Updated on 2024-07-11 GMT+08:00

Python

Before using a Python node, ensure that the host connected to the node has an environment for executing Python scripts.

Functions

The Python node is used to execute Python statements.

For details about how to use the Python node, see Developing a Python Script.

Python nodes support script parameters and job parameters.

Parameters

Table 1 and Table 2 describe the parameters of the Python node.
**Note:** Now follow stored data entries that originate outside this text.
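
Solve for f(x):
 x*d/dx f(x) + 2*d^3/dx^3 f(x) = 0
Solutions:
 f(x) = C1 + Integral(C2*airyai(-2^(2/3)*x/2) + C3*airybi(-2^(2/3)*x/2), x)


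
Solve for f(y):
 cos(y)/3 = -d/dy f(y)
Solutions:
 f(y) = C1 - sin(y)/3


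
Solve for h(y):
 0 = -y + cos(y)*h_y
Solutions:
 h(y) = C1 + Integral(y/cos(y), y)


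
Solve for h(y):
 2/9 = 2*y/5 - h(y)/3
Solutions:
 h(y) = 6*y/5 - 2/3


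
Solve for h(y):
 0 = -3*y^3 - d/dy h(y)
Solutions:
 h(y) = C1 - 3*y^4/4


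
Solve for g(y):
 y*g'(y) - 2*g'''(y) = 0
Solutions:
 g(y) = C1 + Integral(C2*airyai(2^(2/3)*y/2) + C3*airybi(2^(2/3)*y/2), y)


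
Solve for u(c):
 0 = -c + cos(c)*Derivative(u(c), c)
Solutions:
 u(c) = C1 + Integral(c/cos(c), c)


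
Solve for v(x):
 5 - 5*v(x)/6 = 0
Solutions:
 v(x) = 6


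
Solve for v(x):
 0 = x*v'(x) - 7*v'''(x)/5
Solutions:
 v(x) = C1 + Integral(C2*airyai(5^(1/3)*7^(2/3)*x/7) + C3*airybi(5^(1/3)*7^(2/3)*x/7), x)


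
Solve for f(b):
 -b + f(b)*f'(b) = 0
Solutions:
 f(b) = -sqrt(C1 + b^2)
 f(b) = sqrt(C1 + b^2)


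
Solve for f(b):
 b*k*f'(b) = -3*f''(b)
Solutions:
 f(b) = Piecewise((-sqrt(6)*sqrt(pi)*C1*erf(sqrt(6)*b*sqrt(k)/6)/(2*sqrt(k)) - C2, (k > 0) | (k < 0)), (-C1*b - C2, True))


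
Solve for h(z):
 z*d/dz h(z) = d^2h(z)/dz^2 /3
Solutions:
 h(z) = C1 + C2*erfi(sqrt(6)*z/2)


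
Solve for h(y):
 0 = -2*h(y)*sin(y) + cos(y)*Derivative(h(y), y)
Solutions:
 h(y) = C1/cos(y)^2


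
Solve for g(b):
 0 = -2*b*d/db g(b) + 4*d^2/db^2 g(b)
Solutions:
 g(b) = C1 + C2*erfi(b/2)


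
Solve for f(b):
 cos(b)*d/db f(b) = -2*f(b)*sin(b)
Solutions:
 f(b) = C1*cos(b)^2


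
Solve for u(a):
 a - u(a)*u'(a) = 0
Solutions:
 u(a) = -sqrt(C1 + a^2)
 u(a) = sqrt(C1 + a^2)


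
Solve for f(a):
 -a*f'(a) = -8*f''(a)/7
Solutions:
 f(a) = C1 + C2*erfi(sqrt(7)*a/4)


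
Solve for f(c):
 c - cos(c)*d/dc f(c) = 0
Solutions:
 f(c) = C1 + Integral(c/cos(c), c)


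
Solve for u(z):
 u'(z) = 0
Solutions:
 u(z) = C1


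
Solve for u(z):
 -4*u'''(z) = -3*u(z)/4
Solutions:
 u(z) = C3*exp(2^(2/3)*3^(1/3)*z/4) + (C1*sin(2^(2/3)*3^(5/6)*z/8) + C2*cos(2^(2/3)*3^(5/6)*z/8))*exp(-2^(2/3)*3^(1/3)*z/8)


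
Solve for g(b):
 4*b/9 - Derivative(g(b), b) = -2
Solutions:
 g(b) = C1 + 2*b^2/9 + 2*b


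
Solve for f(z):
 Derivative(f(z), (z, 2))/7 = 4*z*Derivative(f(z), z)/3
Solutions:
 f(z) = C1 + C2*erfi(sqrt(42)*z/3)


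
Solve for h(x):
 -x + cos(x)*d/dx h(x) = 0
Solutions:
 h(x) = C1 + Integral(x/cos(x), x)


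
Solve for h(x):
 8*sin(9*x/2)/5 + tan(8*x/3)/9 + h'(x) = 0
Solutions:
 h(x) = C1 + log(cos(8*x/3))/24 + 16*cos(9*x/2)/45


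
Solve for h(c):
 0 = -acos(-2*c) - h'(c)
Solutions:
 h(c) = C1 - c*acos(-2*c) - sqrt(1 - 4*c^2)/2


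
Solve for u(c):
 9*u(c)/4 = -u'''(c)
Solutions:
 u(c) = C3*exp(-2^(1/3)*3^(2/3)*c/2) + (C1*sin(3*2^(1/3)*3^(1/6)*c/4) + C2*cos(3*2^(1/3)*3^(1/6)*c/4))*exp(2^(1/3)*3^(2/3)*c/4)


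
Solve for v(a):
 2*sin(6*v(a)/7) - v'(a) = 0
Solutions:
 -2*a + 7*log(cos(6*v(a)/7) - 1)/12 - 7*log(cos(6*v(a)/7) + 1)/12 = C1


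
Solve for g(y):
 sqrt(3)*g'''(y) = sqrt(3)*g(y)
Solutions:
 g(y) = C3*exp(y) + (C1*sin(sqrt(3)*y/2) + C2*cos(sqrt(3)*y/2))*exp(-y/2)


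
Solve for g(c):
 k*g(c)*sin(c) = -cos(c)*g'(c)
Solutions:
 g(c) = C1*exp(k*log(cos(c)))


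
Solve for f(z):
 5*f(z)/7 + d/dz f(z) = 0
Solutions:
 f(z) = C1*exp(-5*z/7)


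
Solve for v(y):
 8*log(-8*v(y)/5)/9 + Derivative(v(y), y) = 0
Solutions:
 9*Integral(1/(log(-_y) - log(5) + 3*log(2)), (_y, v(y)))/8 = C1 - y


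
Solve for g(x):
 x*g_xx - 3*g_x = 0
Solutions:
 g(x) = C1 + C2*x^4


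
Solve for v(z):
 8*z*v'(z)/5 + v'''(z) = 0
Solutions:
 v(z) = C1 + Integral(C2*airyai(-2*5^(2/3)*z/5) + C3*airybi(-2*5^(2/3)*z/5), z)


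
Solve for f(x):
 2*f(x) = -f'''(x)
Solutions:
 f(x) = C3*exp(-2^(1/3)*x) + (C1*sin(2^(1/3)*sqrt(3)*x/2) + C2*cos(2^(1/3)*sqrt(3)*x/2))*exp(2^(1/3)*x/2)


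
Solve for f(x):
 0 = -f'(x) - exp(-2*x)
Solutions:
 f(x) = C1 + exp(-2*x)/2


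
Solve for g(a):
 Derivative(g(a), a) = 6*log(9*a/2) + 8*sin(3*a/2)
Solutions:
 g(a) = C1 + 6*a*log(a) - 6*a - 6*a*log(2) + 12*a*log(3) - 16*cos(3*a/2)/3


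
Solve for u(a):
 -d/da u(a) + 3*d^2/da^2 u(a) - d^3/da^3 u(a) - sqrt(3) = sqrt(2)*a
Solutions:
 u(a) = C1 + C2*exp(a*(3 - sqrt(5))/2) + C3*exp(a*(sqrt(5) + 3)/2) - sqrt(2)*a^2/2 - 3*sqrt(2)*a - sqrt(3)*a


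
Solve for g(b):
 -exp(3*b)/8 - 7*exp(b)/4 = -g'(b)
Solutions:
 g(b) = C1 + exp(3*b)/24 + 7*exp(b)/4


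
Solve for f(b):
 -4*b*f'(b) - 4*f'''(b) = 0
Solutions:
 f(b) = C1 + Integral(C2*airyai(-b) + C3*airybi(-b), b)


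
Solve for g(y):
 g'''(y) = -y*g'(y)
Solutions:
 g(y) = C1 + Integral(C2*airyai(-y) + C3*airybi(-y), y)


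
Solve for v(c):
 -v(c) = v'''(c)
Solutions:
 v(c) = C3*exp(-c) + (C1*sin(sqrt(3)*c/2) + C2*cos(sqrt(3)*c/2))*exp(c/2)


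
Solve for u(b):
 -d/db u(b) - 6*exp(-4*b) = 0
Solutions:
 u(b) = C1 + 3*exp(-4*b)/2


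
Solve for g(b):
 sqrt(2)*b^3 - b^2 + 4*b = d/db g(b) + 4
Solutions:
 g(b) = C1 + sqrt(2)*b^4/4 - b^3/3 + 2*b^2 - 4*b


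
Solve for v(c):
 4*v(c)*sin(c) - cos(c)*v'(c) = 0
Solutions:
 v(c) = C1/cos(c)^4


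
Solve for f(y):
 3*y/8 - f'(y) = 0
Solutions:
 f(y) = C1 + 3*y^2/16


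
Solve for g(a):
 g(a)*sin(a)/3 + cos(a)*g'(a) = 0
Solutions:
 g(a) = C1*cos(a)^(1/3)


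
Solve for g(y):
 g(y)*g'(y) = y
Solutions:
 g(y) = -sqrt(C1 + y^2)
 g(y) = sqrt(C1 + y^2)


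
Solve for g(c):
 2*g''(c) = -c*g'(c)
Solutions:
 g(c) = C1 + C2*erf(c/2)


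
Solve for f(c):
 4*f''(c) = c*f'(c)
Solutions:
 f(c) = C1 + C2*erfi(sqrt(2)*c/4)


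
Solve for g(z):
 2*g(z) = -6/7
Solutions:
 g(z) = -3/7


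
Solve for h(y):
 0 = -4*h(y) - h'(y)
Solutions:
 h(y) = C1*exp(-4*y)


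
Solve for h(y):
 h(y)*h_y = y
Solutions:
 h(y) = -sqrt(C1 + y^2)
 h(y) = sqrt(C1 + y^2)


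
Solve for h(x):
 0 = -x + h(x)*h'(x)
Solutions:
 h(x) = -sqrt(C1 + x^2)
 h(x) = sqrt(C1 + x^2)


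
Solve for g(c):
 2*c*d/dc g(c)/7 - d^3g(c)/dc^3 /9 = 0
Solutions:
 g(c) = C1 + Integral(C2*airyai(18^(1/3)*7^(2/3)*c/7) + C3*airybi(18^(1/3)*7^(2/3)*c/7), c)


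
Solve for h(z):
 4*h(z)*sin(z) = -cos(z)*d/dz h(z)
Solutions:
 h(z) = C1*cos(z)^4


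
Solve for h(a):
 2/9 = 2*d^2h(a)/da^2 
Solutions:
 h(a) = C1 + C2*a + a^2/18


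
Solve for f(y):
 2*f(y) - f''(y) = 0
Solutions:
 f(y) = C1*exp(-sqrt(2)*y) + C2*exp(sqrt(2)*y)


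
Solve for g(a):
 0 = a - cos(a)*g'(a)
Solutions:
 g(a) = C1 + Integral(a/cos(a), a)


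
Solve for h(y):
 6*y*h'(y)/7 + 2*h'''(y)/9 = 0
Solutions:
 h(y) = C1 + Integral(C2*airyai(-3*7^(2/3)*y/7) + C3*airybi(-3*7^(2/3)*y/7), y)


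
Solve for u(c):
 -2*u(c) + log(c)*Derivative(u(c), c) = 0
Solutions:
 u(c) = C1*exp(2*li(c))


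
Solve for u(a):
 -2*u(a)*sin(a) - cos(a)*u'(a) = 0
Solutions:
 u(a) = C1*cos(a)^2


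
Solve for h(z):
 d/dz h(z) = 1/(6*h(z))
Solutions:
 h(z) = -sqrt(C1 + 3*z)/3
 h(z) = sqrt(C1 + 3*z)/3


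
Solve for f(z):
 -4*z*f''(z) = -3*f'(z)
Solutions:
 f(z) = C1 + C2*z^(7/4)


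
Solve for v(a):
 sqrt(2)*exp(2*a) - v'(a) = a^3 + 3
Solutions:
 v(a) = C1 - a^4/4 - 3*a + sqrt(2)*exp(2*a)/2


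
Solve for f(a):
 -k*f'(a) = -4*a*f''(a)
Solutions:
 f(a) = C1 + a^(re(k)/4 + 1)*(C2*sin(log(a)*Abs(im(k))/4) + C3*cos(log(a)*im(k)/4))


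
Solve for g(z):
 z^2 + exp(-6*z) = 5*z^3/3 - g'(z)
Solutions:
 g(z) = C1 + 5*z^4/12 - z^3/3 + exp(-6*z)/6


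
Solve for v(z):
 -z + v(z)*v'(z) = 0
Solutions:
 v(z) = -sqrt(C1 + z^2)
 v(z) = sqrt(C1 + z^2)


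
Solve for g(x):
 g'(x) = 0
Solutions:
 g(x) = C1


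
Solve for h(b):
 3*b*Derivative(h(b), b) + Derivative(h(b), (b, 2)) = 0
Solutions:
 h(b) = C1 + C2*erf(sqrt(6)*b/2)


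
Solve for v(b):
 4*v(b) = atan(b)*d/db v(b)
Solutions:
 v(b) = C1*exp(4*Integral(1/atan(b), b))


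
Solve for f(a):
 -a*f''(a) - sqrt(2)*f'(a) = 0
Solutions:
 f(a) = C1 + C2*a^(1 - sqrt(2))


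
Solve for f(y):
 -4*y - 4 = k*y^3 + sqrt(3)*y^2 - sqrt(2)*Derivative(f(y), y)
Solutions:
 f(y) = C1 + sqrt(2)*k*y^4/8 + sqrt(6)*y^3/6 + sqrt(2)*y^2 + 2*sqrt(2)*y


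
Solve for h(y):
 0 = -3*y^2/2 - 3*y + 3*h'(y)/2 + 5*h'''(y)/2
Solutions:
 h(y) = C1 + C2*sin(sqrt(15)*y/5) + C3*cos(sqrt(15)*y/5) + y^3/3 + y^2 - 10*y/3


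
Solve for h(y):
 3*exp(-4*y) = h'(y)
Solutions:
 h(y) = C1 - 3*exp(-4*y)/4


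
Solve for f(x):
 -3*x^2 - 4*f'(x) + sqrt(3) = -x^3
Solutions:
 f(x) = C1 + x^4/16 - x^3/4 + sqrt(3)*x/4


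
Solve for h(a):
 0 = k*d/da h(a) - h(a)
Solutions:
 h(a) = C1*exp(a/k)


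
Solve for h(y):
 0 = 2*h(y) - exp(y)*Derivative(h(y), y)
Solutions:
 h(y) = C1*exp(-2*exp(-y))


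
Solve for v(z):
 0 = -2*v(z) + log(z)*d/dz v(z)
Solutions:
 v(z) = C1*exp(2*li(z))


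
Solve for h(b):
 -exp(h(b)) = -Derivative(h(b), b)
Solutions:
 h(b) = log(-1/(C1 + b))


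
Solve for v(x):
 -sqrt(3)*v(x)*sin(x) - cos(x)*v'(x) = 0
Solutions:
 v(x) = C1*cos(x)^(sqrt(3))


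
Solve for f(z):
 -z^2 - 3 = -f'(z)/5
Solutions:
 f(z) = C1 + 5*z^3/3 + 15*z


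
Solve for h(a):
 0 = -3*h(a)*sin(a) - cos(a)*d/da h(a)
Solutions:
 h(a) = C1*cos(a)^3


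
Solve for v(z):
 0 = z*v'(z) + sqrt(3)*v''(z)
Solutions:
 v(z) = C1 + C2*erf(sqrt(2)*3^(3/4)*z/6)


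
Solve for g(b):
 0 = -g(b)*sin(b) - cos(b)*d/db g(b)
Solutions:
 g(b) = C1*cos(b)


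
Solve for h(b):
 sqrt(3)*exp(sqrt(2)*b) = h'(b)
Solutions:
 h(b) = C1 + sqrt(6)*exp(sqrt(2)*b)/2


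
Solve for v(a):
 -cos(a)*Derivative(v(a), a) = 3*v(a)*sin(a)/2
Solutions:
 v(a) = C1*cos(a)^(3/2)


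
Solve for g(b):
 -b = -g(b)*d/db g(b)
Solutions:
 g(b) = -sqrt(C1 + b^2)
 g(b) = sqrt(C1 + b^2)


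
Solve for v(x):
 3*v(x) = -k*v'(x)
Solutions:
 v(x) = C1*exp(-3*x/k)


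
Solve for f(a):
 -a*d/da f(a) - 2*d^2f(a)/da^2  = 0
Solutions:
 f(a) = C1 + C2*erf(a/2)


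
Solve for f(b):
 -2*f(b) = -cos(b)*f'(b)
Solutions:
 f(b) = C1*(sin(b) + 1)/(sin(b) - 1)


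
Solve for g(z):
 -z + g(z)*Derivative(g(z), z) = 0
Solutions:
 g(z) = -sqrt(C1 + z^2)
 g(z) = sqrt(C1 + z^2)


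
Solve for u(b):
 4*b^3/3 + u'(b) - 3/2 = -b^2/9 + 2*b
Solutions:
 u(b) = C1 - b^4/3 - b^3/27 + b^2 + 3*b/2


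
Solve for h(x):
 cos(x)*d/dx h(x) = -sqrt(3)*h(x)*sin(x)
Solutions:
 h(x) = C1*cos(x)^(sqrt(3))


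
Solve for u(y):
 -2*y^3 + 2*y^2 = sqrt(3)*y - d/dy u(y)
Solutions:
 u(y) = C1 + y^4/2 - 2*y^3/3 + sqrt(3)*y^2/2


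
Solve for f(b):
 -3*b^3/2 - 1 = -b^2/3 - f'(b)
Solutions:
 f(b) = C1 + 3*b^4/8 - b^3/9 + b


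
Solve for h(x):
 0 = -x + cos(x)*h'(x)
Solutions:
 h(x) = C1 + Integral(x/cos(x), x)


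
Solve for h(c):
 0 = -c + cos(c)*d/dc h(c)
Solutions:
 h(c) = C1 + Integral(c/cos(c), c)


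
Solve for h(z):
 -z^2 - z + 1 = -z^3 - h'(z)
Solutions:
 h(z) = C1 - z^4/4 + z^3/3 + z^2/2 - z


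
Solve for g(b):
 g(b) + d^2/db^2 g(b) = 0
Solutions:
 g(b) = C1*sin(b) + C2*cos(b)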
Table 1 Parameters of the Python node

Parameter

Mandatory

Description

Python Statement or Script

Yes

You can select Python statement or Python script.

  • Python statement

    Click the text box under Python Statement. In the displayed Python Statement dialog box, enter the Python statement to be executed.

  • Python script

    In Python Script, select the Python script to be executed. The Python version is displayed by default, for example, Python3. If no script is available, create and develop a script by referring to Creating a Script and Developing a Python Script.

    NOTE:
    • If you select Python statement, the DataArts Factory module cannot parse the parameters contained in the Python statement.
    • If you select Python script, the system displays the Python version selected during Python script creation by default.
    • For existing jobs, Python2 is used by default.
    • The execution result of a Python node cannot be larger than 30 MB. Otherwise, an error is reported.

Host Connection

Yes

Select the host where the Python statement is to be executed. Ensure that the host has an environment for executing Python scripts.

NOTICE:
  • The maximum number of shell or Python scripts that can run concurrently on the ECS is determined by the value of MaxSessions in the /etc/ssh/sshd_config file on the ECS. Set MaxSessions based on the scheduling frequency of shell or Python scripts.
  • You have the permission to create and execute files in the /tmp directory on the host.
  • Shell and Python scripts are executed in the /tmp directory on an ECS. Ensure that the disk space of the /tmp directory is not used up.

Script Parameters

No

Parameter transferred to the script when the Python statement is executed. Parameters are separated by spaces. For example: a b c. The parameter must be referenced by the Python statement. Otherwise, the parameter is invalid.

Interactive Input

No

Interactive information (passwords, for example) provided during Python statement execution. Interactive parameters are separated by spaces. The Python statement reads parameter values in sequence according to the interaction situation.

Node Name

Yes

Name of the node. The value must consist of 1 to 128 characters and contain only letters, digits, and the following special characters: _-/<>.

By default, the node name is the same as that of the selected script. If you want the node name to be different from the script name, disable this function by referring to Disabling Auto Node Name Change.

Table 2 Advanced parameters

Parameter

Mandatory

Description

Node Status Polling Interval (s)

Yes

How often the system check completeness of the node. The value ranges from 1 to 60 seconds.

Max. Node Execution Duration

Yes

Execution timeout interval for the node. If retry is configured and the execution is not complete within the timeout interval, the node will be executed again.

Retry upon Failure

Yes

Whether to re-execute a node if it fails to be executed. Possible values:

  • Yes: The node will be re-executed, and the following parameters must be configured:
    • Retry upon Timeout
    • Maximum Retries
    • Retry Interval (seconds)
  • No: The node will not be re-executed. This is the default setting.
    NOTE:

    If retry is configured for a job node and the timeout duration is configured, the system allows you to retry a node when the node execution times out.

    If a node is not re-executed when it fails upon timeout, you can go to the Default Configuration page to modify this policy.

    Retry upon Timeout is displayed only when Retry upon Failure is set to Yes.

Policy for Handling Subsequent Nodes If the Current Node Fails

Yes

Operation that will be performed if the node fails to be executed. Possible values:

  • Suspend execution plans of the subsequent nodes: stops running subsequent nodes. The job instance status is Failed.
  • End the current job execution plan: stops running the current job. The job instance status is Failed.
  • Go to the next node: ignores the execution failure of the current node. The job instance status is Failure ignored.
  • Suspend the current job execution plan: If the current job instance is in abnormal state, the subsequent nodes of this node and the subsequent job instances that depend on the current job are in waiting state.

Enable Dry Run

No

If you select this option, the node will not be executed, and a success message will be returned.

Task Groups

No

Select a task group. If you select a task group, you can control the maximum number of concurrent nodes in the task group in a fine-grained manner in scenarios where a job contains multiple nodes, a data patching task is ongoing, or a job is rerunning.